Avian influenza – situation in Iraq - Update
2 February 2006
Specimens from Iraq’s first reported case of human infection with the H5N1 avian influenza virus have now been tested at a WHO collaborating laboratory in the United Kingdom. The case was a 15-year-old girl from the northern part of the country who died of severe respiratory disease on 17 January. Test results have now confirmed her infection.

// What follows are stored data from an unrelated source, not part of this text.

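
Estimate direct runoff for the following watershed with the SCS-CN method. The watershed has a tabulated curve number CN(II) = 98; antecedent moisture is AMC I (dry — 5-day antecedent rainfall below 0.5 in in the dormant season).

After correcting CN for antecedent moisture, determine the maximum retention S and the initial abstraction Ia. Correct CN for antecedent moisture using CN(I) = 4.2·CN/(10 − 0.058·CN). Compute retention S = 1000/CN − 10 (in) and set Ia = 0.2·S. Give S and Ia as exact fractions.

CN(I) from CN(II)=98: (4.2·98)/(10 − 0.058·98) = 102900/1079 ≈ 95.366
S = 1000/(102900/1079) − 10 = 500/1029 in ≈ 0.486 in
Ia = 0.2S: 0.2·0.486 = 0.097 in (exactly 100/1029)

S = 500/1029 in ≈ 0.486 in; Ia = 100/1029 in ≈ 0.097 in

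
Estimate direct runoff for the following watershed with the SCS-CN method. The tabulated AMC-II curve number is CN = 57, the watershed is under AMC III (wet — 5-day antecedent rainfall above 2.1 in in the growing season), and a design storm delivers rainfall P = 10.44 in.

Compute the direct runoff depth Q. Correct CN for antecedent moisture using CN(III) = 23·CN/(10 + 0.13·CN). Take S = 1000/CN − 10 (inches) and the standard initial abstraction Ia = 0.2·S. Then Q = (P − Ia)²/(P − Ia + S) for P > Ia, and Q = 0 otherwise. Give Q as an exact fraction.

Q = 102829890241/14033304525 in ≈ 7.328 in

CN(III) from CN(II)=57: (23·57)/(10 + 0.13·57) = 131100/1741 ≈ 75.302
Retention S: 1000/CN − 10 with CN=75.302 → S = 4300/1311 ≈ 3.280 in
Initial abstraction Ia = S/5 = (4300/1311)/5 = 860/1311 ≈ 0.656 in
P − Ia = 10.440 − 0.656 = 320671/32775 ≈ 9.784 in (> 0, runoff occurs)
Runoff Q = (P−Ia)²/(P−Ia+S) = (9.784)²/(9.784+3.280) = 102829890241/14033304525 ≈ 7.328 in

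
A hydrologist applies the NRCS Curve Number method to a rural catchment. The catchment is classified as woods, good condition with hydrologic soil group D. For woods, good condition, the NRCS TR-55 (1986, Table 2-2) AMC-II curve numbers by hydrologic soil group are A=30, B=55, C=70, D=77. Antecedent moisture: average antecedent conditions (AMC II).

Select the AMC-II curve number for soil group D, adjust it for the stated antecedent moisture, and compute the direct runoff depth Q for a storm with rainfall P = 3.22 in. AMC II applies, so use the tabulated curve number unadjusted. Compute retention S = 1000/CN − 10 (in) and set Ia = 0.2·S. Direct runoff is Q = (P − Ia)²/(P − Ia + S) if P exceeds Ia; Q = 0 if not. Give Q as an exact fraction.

Q = 4432583/3615150 in ≈ 1.226 in

NRCS table: woods, good condition, soil group D → CN(II) = 77
AMC II — tabulated CN = 77 applies directly.
Retention S: 1000/CN − 10 with CN=77.000 → S = 230/77 ≈ 2.987 in
Ia = 0.2·(230/77) = 46/77 in ≈ 0.597 in
Since P=3.220 > Ia=0.597: effective rainfall P−Ia = 10097/3850 in
Q: (10097/3850)² ÷ (21597/3850) = 4432583/3615150 in (≈ 1.226 in)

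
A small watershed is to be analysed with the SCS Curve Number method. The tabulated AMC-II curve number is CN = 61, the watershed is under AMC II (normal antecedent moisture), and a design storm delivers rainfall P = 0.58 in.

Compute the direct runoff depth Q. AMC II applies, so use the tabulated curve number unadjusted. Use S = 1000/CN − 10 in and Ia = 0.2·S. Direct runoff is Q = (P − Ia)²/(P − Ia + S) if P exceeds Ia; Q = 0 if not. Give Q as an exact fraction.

Q = 0 in ≈ 0.000 in

CN(II) = 61; AMC II needs no correction.
Max retention: S = 1000/61 − 10 = 390/61 in (≈ 6.393 in)
Initial abstraction Ia = S/5 = (390/61)/5 = 78/61 ≈ 1.279 in
P = 0.580 ≤ Ia = 1.279 in: entire storm abstracted, Q = 0.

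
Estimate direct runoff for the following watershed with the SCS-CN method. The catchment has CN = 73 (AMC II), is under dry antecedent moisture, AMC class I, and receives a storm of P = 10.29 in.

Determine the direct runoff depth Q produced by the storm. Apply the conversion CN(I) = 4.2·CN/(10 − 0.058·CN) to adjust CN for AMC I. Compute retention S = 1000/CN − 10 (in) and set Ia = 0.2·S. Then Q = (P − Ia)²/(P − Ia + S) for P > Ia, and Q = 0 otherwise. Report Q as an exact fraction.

Adjust CN=73 to AMC I: 4.2·73/(10 − 0.058·73) → (1533/5) ÷ (2883/500) = 51100/961 ≈ 53.174
S = 1000/(51100/961) − 10 = 4500/511 in ≈ 8.806 in
Initial abstraction Ia = S/5 = (4500/511)/5 = 900/511 ≈ 1.761 in
Since P=10.290 > Ia=1.761: effective rainfall P−Ia = 435819/51100 in
Q: (435819/51100)² ÷ (885819/51100) = 63312733587/15088450300 in (≈ 4.196 in)

Q = 63312733587/15088450300 in ≈ 4.196 in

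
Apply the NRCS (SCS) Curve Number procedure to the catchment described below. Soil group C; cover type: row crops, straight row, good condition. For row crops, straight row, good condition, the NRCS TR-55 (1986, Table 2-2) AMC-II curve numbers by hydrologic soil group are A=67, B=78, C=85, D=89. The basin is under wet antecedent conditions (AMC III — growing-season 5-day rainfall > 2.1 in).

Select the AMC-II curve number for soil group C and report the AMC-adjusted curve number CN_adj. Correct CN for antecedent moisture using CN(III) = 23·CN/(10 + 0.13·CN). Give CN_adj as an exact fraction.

NRCS table: row crops, straight row, good condition, soil group C → CN(II) = 85
CN(III) from CN(II)=85: (23·85)/(10 + 0.13·85) = 39100/421 ≈ 92.874

CN_adj = 39100/421 ≈ 92.874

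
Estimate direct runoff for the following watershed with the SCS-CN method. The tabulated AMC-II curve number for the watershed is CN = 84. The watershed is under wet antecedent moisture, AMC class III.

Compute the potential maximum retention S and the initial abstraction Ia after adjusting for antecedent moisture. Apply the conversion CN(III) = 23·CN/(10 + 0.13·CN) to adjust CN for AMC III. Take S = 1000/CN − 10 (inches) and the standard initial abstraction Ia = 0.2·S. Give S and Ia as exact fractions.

S = 400/483 in ≈ 0.828 in; Ia = 80/483 in ≈ 0.166 in

Wet (AMC III): CN(III) = 23·84/(10 + 0.13·84) = 1932/(523/25) = 48300/523 ≈ 92.352
Max retention: S = 1000/(48300/523) − 10 = 400/483 in (≈ 0.828 in)
Initial abstraction Ia = S/5 = (400/483)/5 = 80/483 ≈ 0.166 in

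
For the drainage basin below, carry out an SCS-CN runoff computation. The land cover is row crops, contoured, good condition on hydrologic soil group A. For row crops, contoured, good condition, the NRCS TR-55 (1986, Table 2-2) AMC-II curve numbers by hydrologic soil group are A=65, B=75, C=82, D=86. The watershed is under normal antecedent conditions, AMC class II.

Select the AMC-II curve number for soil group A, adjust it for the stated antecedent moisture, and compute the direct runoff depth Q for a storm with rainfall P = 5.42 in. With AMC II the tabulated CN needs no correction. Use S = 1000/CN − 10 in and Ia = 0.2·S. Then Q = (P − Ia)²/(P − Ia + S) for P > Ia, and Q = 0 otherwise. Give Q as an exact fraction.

NRCS table: row crops, contoured, good condition, soil group A → CN(II) = 65
Average conditions: CN = 65 (no AMC adjustment).
Max retention: S = 1000/65 − 10 = 70/13 in (≈ 5.385 in)
Initial abstraction Ia = S/5 = (70/13)/5 = 14/13 ≈ 1.077 in
Since P=5.420 > Ia=1.077: effective rainfall P−Ia = 2823/650 in
Runoff Q = (P−Ia)²/(P−Ia+S) = (4.343)²/(4.343+5.385) = 7969329/4109950 ≈ 1.939 in

Q = 7969329/4109950 in ≈ 1.939 in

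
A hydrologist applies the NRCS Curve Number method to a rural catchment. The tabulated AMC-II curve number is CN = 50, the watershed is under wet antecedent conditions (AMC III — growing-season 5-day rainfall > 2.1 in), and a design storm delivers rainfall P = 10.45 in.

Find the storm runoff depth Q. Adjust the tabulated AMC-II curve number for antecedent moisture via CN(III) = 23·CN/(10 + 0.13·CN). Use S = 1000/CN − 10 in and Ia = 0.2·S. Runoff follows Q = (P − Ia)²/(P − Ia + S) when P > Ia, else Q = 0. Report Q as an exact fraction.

Adjust CN=50 to AMC III: 23·50/(10 + 0.13·50) → 1150 ÷ (33/2) = 2300/33 ≈ 69.697
Retention S: 1000/CN − 10 with CN=69.697 → S = 100/23 ≈ 4.348 in
Ia = 0.2·(100/23) = 20/23 in ≈ 0.870 in
Since P=10.450 > Ia=0.870: effective rainfall P−Ia = 4407/460 in
Q = (4407/460)²/((4407/460) + 100/23) = (19421649/211600)/(6407/460) = 19421649/2947220 in ≈ 6.590 in

Q = 19421649/2947220 in ≈ 6.590 in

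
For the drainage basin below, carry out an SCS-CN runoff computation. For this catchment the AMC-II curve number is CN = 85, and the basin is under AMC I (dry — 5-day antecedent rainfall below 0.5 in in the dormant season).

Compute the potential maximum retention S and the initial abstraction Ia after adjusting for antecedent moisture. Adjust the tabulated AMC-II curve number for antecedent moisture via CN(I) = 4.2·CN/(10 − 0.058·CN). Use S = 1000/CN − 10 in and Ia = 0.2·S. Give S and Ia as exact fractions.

CN(I) from CN(II)=85: (4.2·85)/(10 − 0.058·85) = 11900/169 ≈ 70.414
Retention S: 1000/CN − 10 with CN=70.414 → S = 500/119 ≈ 4.202 in
Initial abstraction Ia = S/5 = (500/119)/5 = 100/119 ≈ 0.840 in

S = 500/119 in ≈ 4.202 in; Ia = 100/119 in ≈ 0.840 in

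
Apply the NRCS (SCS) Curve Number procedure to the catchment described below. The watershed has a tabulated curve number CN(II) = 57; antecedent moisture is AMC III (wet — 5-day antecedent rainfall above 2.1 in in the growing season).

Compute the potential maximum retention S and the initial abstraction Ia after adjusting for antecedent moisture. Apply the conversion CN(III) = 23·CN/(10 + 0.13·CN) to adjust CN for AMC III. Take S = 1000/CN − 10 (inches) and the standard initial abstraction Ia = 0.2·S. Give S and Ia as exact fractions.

Adjust CN=57 to AMC III: 23·57/(10 + 0.13·57) → 1311 ÷ (1741/100) = 131100/1741 ≈ 75.302
Max retention: S = 1000/(131100/1741) − 10 = 4300/1311 in (≈ 3.280 in)
Ia = 0.2·(4300/1311) = 860/1311 in ≈ 0.656 in

S = 4300/1311 in ≈ 3.280 in; Ia = 860/1311 in ≈ 0.656 in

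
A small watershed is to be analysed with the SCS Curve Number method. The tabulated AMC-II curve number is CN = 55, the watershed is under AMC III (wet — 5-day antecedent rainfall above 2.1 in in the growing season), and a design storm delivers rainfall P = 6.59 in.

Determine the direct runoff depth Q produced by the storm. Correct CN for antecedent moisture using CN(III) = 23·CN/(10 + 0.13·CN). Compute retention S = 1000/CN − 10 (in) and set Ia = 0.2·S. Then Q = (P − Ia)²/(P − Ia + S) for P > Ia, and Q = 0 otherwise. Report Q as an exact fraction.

Q = 22119720529/6039793100 in ≈ 3.662 in

Wet (AMC III): CN(III) = 23·55/(10 + 0.13·55) = 1265/(343/20) = 25300/343 ≈ 73.761
Retention S: 1000/CN − 10 with CN=73.761 → S = 900/253 ≈ 3.557 in
Initial abstraction Ia = S/5 = (900/253)/5 = 180/253 ≈ 0.711 in
Excess rainfall: 6.590 − 0.711 = 5.879 in; P > Ia so Q > 0
Q: (148727/25300)² ÷ (238727/25300) = 22119720529/6039793100 in (≈ 3.662 in)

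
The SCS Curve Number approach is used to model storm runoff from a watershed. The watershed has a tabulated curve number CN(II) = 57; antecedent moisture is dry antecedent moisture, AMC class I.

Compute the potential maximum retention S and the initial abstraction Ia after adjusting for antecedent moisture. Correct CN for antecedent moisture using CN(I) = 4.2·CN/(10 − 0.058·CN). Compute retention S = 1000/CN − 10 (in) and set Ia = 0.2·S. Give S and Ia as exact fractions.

S = 21500/1197 in ≈ 17.962 in; Ia = 4300/1197 in ≈ 3.592 in

Dry (AMC I): CN(I) = 4.2·57/(10 − 0.058·57) = (1197/5)/(3347/500) = 119700/3347 ≈ 35.763
Max retention: S = 1000/(119700/3347) − 10 = 21500/1197 in (≈ 17.962 in)
Ia = 0.2S: 0.2·17.962 = 3.592 in (exactly 4300/1197)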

Specimens from the girl’s 39-year-old uncle, who died on 27 January, and a 54-year-old woman under treatment for respiratory illness are being sent to the UK laboratory but have not yet arrived.
A joint WHO/FAO/OIE team of international experts has been despatched to Iraq at the request of the Ministry of Health. The initial small team of epidemiologists and experts on animal disease will conduct a rapid assessment of the situation in the Sulaimaniyah area of northern Iraq. Because of the security situation, the team is not expected to arrive in the area until early next week.
At present, an additional two people, showing symptoms suggestive of H5N1 infection, have been hospitalized for treatment in the Sulaimaniyah area. Health officials, with support from WHO staff, have set up an emergency operations room to respond to the outbreak, investigate rumours, and address public concerns.
Rumours of possible human cases in other parts of the country have been systematically followed up. To date, no such rumours have been substantiated.
The detection of the country’s first human case occurred despite the absence of confirmed outbreaks of the disease in poultry. Detection of the case indicates a high level of awareness of the clinical features of this disease and good vigilance on the part of clinicians. It also points to an urgent need to investigate the extent of bird outbreaks in northern Iraq and possibly elsewhere. Team members with veterinary expertise will assess animal health issues and support the government in its efforts to control the spread of the disease in poultry.
Experiences with poultry outbreaks of highly pathogenic H5N1 avian influenza in other countries have shown how quickly this virus can establish itself in poultry populations and spread widely when detection and control measures are delayed. Poultry culling is under way in northern Iraq and large numbers of birds have already been destroyed.
WHO-led teams are currently conducting or completing field assessments in nine countries in the area: Armenia, Azerbaijan, Egypt, Georgia, Iran, Lebanon, Moldova, Syria, and Ukraine.